SQL Joins
When you’re querying most data sets, you’re most likely going to need to use a JOIN clause. This article will take you through when you want to use a join, the requirements of using a join, and the types of joins.
What is a SQL Join?
A SQL join is an instruction used within the SQL (Structured Query Language) to combine data from two table on a key. Let’s take you through an example of using a join in practice.
Example of when you want to use a SQL join
Say you have two tables relating to menu performance at a restaurant. The first table, daily_menu, provides you with information what’s on the menu for the day, the price of the item on the menu, and the number of unit sold. The primary key for this table is a combination of the date and item_id (these are the two fields that uniquely identify each record in the table). The second table, menu_items, provides you with information regarding the menu item name, if it’s vegetarian, and the average price of the item. The primary key for this table is the item_id. This is a simple example of a relational database.
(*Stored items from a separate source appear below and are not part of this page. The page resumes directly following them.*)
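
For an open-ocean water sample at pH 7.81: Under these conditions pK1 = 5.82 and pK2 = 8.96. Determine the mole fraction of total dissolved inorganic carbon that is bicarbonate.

α₁ = 1 / (1 + [H⁺]/K1 + K2/[H⁺]) = 1 / (1 + 10^-1.99 + 10^-1.15)
   = 1 / (1 + 0.010233 + 0.070795) = 1/1.0810 = 0.9250

α₁ = 0.925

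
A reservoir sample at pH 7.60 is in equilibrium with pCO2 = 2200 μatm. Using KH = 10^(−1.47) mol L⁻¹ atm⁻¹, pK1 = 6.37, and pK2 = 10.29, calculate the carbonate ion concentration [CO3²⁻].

[CO2*] = KH · pCO2 = 10^(−1.47) × 2200×10^-6 = 7.455×10^-5 mol/L
α₀ = 1/(1 + K1/[H⁺] + K1K2/[H⁺]²) = 1/(1 + 10^+1.23 + 10^-1.46) = 0.05550
DIC = [CO2*]/α₀ = 7.455×10^-5 / 0.05550 = 1.343 mmol/L
[CO3²⁻] = α₂·DIC; α₂ = 0.001924, so [CO3²⁻] = 0.001924 × 1.343 = 0.00258 mmol/L = 2.58 μmol/L

[CO3²⁻] = 2.58 μmol/L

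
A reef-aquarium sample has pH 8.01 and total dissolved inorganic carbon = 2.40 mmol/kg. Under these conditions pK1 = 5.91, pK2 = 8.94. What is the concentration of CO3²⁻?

α₂ = 1 / (1 + [H⁺]/K2 + [H⁺]²/(K1K2)) = 1 / (1 + 10^+0.93 + 10^-1.17)
   = 1 / (1 + 8.5114 + 0.067608) = 1/9.5790 = 0.1044
[CO3²⁻] = α₂ × DIC = 0.1044 × 2.40 = 0.251 mmol/kg

[CO3²⁻] = 0.251 mmol/kg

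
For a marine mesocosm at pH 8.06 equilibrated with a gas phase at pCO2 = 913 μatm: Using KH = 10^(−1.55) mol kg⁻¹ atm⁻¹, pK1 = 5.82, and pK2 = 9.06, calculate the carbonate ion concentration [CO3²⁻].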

Let us pretend you are an analyst for the restaurant chain, and you want to know how well the vegetarian items on the menu are selling doing compared to the non-vegetarian items. Given these two tables, you realize you cannot determine the performance based on daily_menu items alone, you also need to pull in the is_veg field from menu_items. You’ve identified a relationship between menu_items and daily_menu that can help you pull is_veg from menu_items and map it onto daily_menu. See graphic below.
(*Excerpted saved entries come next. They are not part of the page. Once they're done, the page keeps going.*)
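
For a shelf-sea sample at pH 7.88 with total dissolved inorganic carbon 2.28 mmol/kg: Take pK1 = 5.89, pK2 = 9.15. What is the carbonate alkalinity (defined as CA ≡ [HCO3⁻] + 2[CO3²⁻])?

CA = 2.37 mmol/kg

CA = [HCO3⁻] + 2[CO3²⁻] = (α₁ + 2α₂)·DIC
At pH 7.88: [H⁺]/K1 = 10^-1.99 = 0.010233, K2/[H⁺] = 10^-1.27 = 0.053703
α₁ = 1/(1 + 0.010233 + 0.053703) = 1/1.0639 = 0.9399; α₂ = α₁·K2/[H⁺] = 0.05048
α₁ + 2α₂ = 1.0409
CA = 1.0409 × 2.28 = 2.37 mmol/kg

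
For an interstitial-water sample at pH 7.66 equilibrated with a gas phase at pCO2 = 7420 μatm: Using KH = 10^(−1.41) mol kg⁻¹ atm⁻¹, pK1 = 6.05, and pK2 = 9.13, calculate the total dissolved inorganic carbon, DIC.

[CO2*] = KH · pCO2 = 10^(−1.41) × 7420×10^-6 = 2.887×10^-4 mol/kg
α₀ = 1/(1 + K1/[H⁺] + K1K2/[H⁺]²) = 1/(1 + 10^+1.61 + 10^+0.14) = 0.02319
DIC = [CO2*]/α₀ = 2.887×10^-4 / 0.02319 = 12.4 mmol/kg

DIC = 12.4 mmol/kg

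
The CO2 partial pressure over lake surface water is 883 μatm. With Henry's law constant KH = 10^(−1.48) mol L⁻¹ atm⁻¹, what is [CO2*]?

KH = 10^(−1.48) = 3.311×10^-2 mol L⁻¹ atm⁻¹
[CO2*] = KH · pCO2 = 3.311×10^-2 × 883×10^-6 atm = 2.92×10^-5 mol/L

[CO2*] = 29.2 μmol/L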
How can you join daily_menu with menu_items in SQL? A perfect opportunity for a join! The next dilemma you run into is trying to figure out what type of join to use.
#We know we have 2 sets of data daily_menu and menu_items, we can pretend that daily_menu is Table A and menu_items is Table B. In a venn diagram, we essentially want to bring the two sets of data together.
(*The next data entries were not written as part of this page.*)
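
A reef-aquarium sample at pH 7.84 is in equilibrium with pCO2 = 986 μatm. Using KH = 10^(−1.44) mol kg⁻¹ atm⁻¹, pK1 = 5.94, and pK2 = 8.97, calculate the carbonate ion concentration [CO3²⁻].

[CO2*] = KH · pCO2 = 10^(−1.44) × 986×10^-6 = 3.580×10^-5 mol/kg
α₀ = 1/(1 + K1/[H⁺] + K1K2/[H⁺]²) = 1/(1 + 10^+1.90 + 10^+0.77) = 0.01158
DIC = [CO2*]/α₀ = 3.580×10^-5 / 0.01158 = 3.090 mmol/kg
[CO3²⁻] = α₂·DIC; α₂ = 0.06822, so [CO3²⁻] = 0.06822 × 3.090 = 0.211 mmol/kg

[CO3²⁻] = 0.211 mmol/kg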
There are 4 basic ways we can join this data together: inner join, left join, right join, or full join. We’ll go into each on in detail below.
INNER JOIN
An inner join lets us output records referenced in both Table A and Table B. If there is a mismatch of records in Table A and Table B, those records will not show up in the output of the query.
To do this in practice, if we take our example of daily_menu and menu_items here’s an example query of an inner join and the corresponding output.
SELECT
d.date,
i.name,
i.is_veg,
d.price,
d.units_sold
FROM daily_menu d
INNER JOIN menu_items i
ON d.item_id = i.item_id
FULL OUTER JOIN
FULL JOIN or FULL OUTER JOIN, lists all records from both table, regardless of whether the records have a match in the opposite table. Again, let's use the daily_menu and menu_item tables from above to practice. If we do a full outer join on item_id, we’re keeping all primary ids of both tables as well as the corresponding columns we select. The SQL and output table are below.
SELECT
d.date,
i.name,
i.is_veg,
d.price,
d.units_sold
FROM daily_menu d
FULL OUTER JOIN menu_items i
ON d.item_id = i.item_id
LEFT JOIN
A left join, as illustrated in our SQL joins picture above, will return all records from Table A, and any matching records from Table B. Using the daily_menu and menu_item tables, below is an example query for a left join and the resulting output.
SELECT
d.date,
i.name,
i.is_veg,
d.price,
d.units_sold
FROM daily_menu d
LEFT JOIN menu_items i
ON d.item_id = i.item_id
RIGHT JOIN
A right join, contrast to a left join, will return all records from Table B and any matching records in Table A. Again, we’re going to use daily_menu and menu_item tables to write an example query for a right join and the resulting output.
SELECT
d.date,
i.name,
i.is_veg,
d.price,
d.units_sold
FROM daily_menu d
RIGHT JOIN menu_items i
ON d.item_id = i.item_id
What’s next?
The basic SQL joins described above let you tie different pieces of data together, and allow you to start asking and answering more challenging questions! You’ll be using these often, especially if you have multiple data sources, or data that lives in different places.